5 мая 1768 года на Комиссии стоит как будто довольно частный вопрос: что делать с беглыми крестьянами? Выступает он, Коробьин.
«При чтении законов о беглых господских людях и крестьянах, — с эпическою простодушностью начинает он, — пришло мне на мысль, почтеннейшие господа депутаты, рассмотреть, какая бы причина была, убеждающая их к толь поносному и для них опасному делу».
И далее:
«Часто я размышлял о том, что бы понуждало крестьянина оставить свою землю, с которой ступить почитает он за дело невозможное. Покинуть родственников, жену и детей, которых видя при себе, несказанно утешается, а разлучаясь с ними, источник слез проливает…»
Чистый Карамзин!
«…странствовать по неизвестным местам и предаться толиким несчастиям, иногда же и самой смерти. Когда токмо войду в такие мысли, то сам себя уверить не могу, чтобы одни только крестьяне были причиною своего бегства. Чего ради я должен бываю посмотреть на самих помещиков, как они поступают с ними».

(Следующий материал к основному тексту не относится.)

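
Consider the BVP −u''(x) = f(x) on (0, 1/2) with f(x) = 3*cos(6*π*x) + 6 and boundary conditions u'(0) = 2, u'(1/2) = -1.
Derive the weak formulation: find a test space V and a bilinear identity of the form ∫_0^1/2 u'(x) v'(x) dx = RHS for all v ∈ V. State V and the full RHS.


V = H^1(0, 1/2) (v unrestricted at boundary; u is determined up to an additive constant); weak form: ∫_0^1/2 u'v' dx = ∫_0^1/2 (3*cos(6*π*x) + 6) v dx − v(1/2) − 2·v(0) for all v ∈ V.

Multiply both sides by a test function v and integrate from 0 to 1/2:
  ∫_0^1/2 −u''(x) v(x) dx = ∫_0^1/2 f(x) v(x) dx.
Integrate the LHS by parts once:
  ∫_0^1/2 −u'' v dx = −[u'(x) v(x)]_0^1/2 + ∫_0^1/2 u'(x) v'(x) dx.
Thus ∫_0^1/2 u'(x) v'(x) dx = ∫_0^1/2 f(x) v(x) dx + [u'(x) v(x)]_0^1/2.
Choose V so that boundary terms are either known or forced to vanish.
u has inhomogeneous Neumann u'(0) = 2, u'(1/2) = -1. [u' v]_0^1/2 = (-1)·v(1/2) − (2)·v(0) = − v(1/2) − 2·v(0). Take V = H^1(0, 1/2); boundary term becomes part of RHS.
Weak formulation: find u (satisfying any essential BC) such that ∫_0^1/2 u'(x) v'(x) dx = ∫_0^1/2 f v dx − v(1/2) − 2·v(0) for all v ∈ V (Neumann data are natural BCs: they enter the RHS as boundary terms).
Substituting f(x) = 3*cos(6*π*x) + 6, the right-hand side is ∫_0^1/2 (3*cos(6*π*x) + 6) v dx − v(1/2) − 2·v(0).
Compatibility check (pure Neumann): taking v ≡ 1 ∈ V gives 0 = ∫_0^1/2 f dx + (-1) − (2), i.e. ∫_0^1/2 f dx must equal u'(0) − u'(1/2) = 3. Indeed ∫_0^1/2 (3*cos(6*π*x) + 6) dx = 3, so the data are compatible. The solution is then unique only up to an additive constant (fix it e.g. by requiring ∫_0^1/2 u dx = 0).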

Вот оно! Нет, недаром князь Щербатов заявлял об опасности самого рассмотрения таких вопросов, и Екатерина, конечно, куда охотнее согласилась бы с ним, ненавистником ее персоны, чем с лукаво-рьяным сторонником Коробьиным. А тот, объявив намерение посмотреть на виновных помещиков, смотрит на них как бы очами Екатерины, говорит о непосильном оброке и прямом грабеже ее языком, языком «Наказа», не переставая его цитировать: мужики «закапывают в землю деньги свои, боясь пустить оные в обращение; боятся богатыми казаться; боятся, чтобы богатство не навлекло на них гонения и утеснения».

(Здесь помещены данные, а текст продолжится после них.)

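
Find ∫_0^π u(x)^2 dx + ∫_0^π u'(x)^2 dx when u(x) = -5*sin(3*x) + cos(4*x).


||u||_{H^1(0,π)}^2 = 1020/7 + 267*π/2

u'(x) = -4*sin(4*x) - 15*cos(3*x).
Expand u² and (u')² and integrate term by term on (0, π), using: for integers n ≥ 1, ∫_0^π sin²(nx) dx = ∫_0^π cos²(nx) dx = π/2; for n ≠ n', ∫_0^π sin(nx)sin(n'x) dx = ∫_0^π cos(nx)cos(n'x) dx = 0; and by product-to-sum, ∫_0^π sin(nx)cos(n'x) dx = ½∫_0^π [sin((n+n')x) + sin((n−n')x)] dx, which is 0 when n+n' is even and 2n/(n²−n'²) when n+n' is odd (it need not vanish on (0, π)).
  u² squared terms: (-5)²·∫sin(3x)² dx = 25·π/2 = 25*π/2;  (1)²·∫cos(4x)² dx = 1·π/2 = π/2.
  u² cross terms: 2·(-5)·(1)·∫sin(3x)·cos(4x) dx = -10·(-6/7) = 60/7.
  So ∫_0^π u² dx = 25*π/2 + π/2 + 60/7 = 60/7 + 13*π.
  (u')² squared terms: (-15)²·∫cos(3x)² dx = 225·π/2 = 225*π/2;  (-4)²·∫sin(4x)² dx = 16·π/2 = 8*π.
  (u')² cross terms: 2·(-15)·(-4)·∫cos(3x)·sin(4x) dx = 120·(8/7) = 960/7.
  So ∫_0^π (u')² dx = 225*π/2 + 8*π + 960/7 = 960/7 + 241*π/2.
||u||_{H^1}^2 = (60/7 + 13*π) + (960/7 + 241*π/2) = 1020/7 + 267*π/2.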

Уклончивость «Наказа», а главное, то, что его сочинитель не спешил и даже не намеревался претворять собственные идеи в плоть, больно ударило по надеждам; крушение Комиссии, обратившее ее в «фарсу», многие головы заставило поникнуть, а все ж какие голоса получили вдруг возможность прозвучать в публичном собрании!

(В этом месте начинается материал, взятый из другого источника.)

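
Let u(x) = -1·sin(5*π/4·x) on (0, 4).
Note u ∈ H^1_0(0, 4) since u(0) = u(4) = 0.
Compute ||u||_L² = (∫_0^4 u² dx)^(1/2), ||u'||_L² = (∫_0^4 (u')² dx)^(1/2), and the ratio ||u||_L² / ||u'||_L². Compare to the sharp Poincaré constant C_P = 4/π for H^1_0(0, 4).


||u||_L² / ||u'||_L² = 4/(5*π) < C_P = 4/π.

u(x) = -1·sin(5*π/4·x), so u'(x) = -5*π*cos(5*π*x/4)/4.
Writing u(x) = A·sin(kπx/L) with A = -1 and k = 5, use ∫_0^L sin²(kπx/L) dx = L/2 and ∫_0^L cos²(kπx/L) dx = L/2.
u² = 1·sin²(5*π/4·x) and (u')² = 25*π^2/16·cos²(5*π/4·x), and each of sin², cos² integrates to L/2 = 2 over (0, 4).
∫_0^4 u² dx = 2, so ||u||_L² = sqrt(2).
∫_0^4 (u')² dx = 25*π^2/8, so ||u'||_L² = 5*sqrt(2)*π/4.
Ratio ||u||_L² / ||u'||_L² = 4/(5*π).
Sharp Poincaré constant on H^1_0(0, 4) is C_P = L/π = 4/π, achieved by sin(π/4·x).
This is the k = 5 harmonic; the ratio L/(kπ) is strictly less than C_P = L/π, consistent with the sharp inequality ||u||_L² ≤ C_P ||u'||_L².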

Говорит один из замечательных русских людей, философ Яков Козельский. С достоинством возражает он тем, кто уверяет, будто крестьяне своим неблагонравием лучшей доли не заслужили, — и ведь не вступает в рабскую полемику, не мельтешит, не старается перебить:
«Нет, заслужили! Нет, заслужили! Ибо благонравны, работящи, трезвы, почитают господ и обожают государыню!»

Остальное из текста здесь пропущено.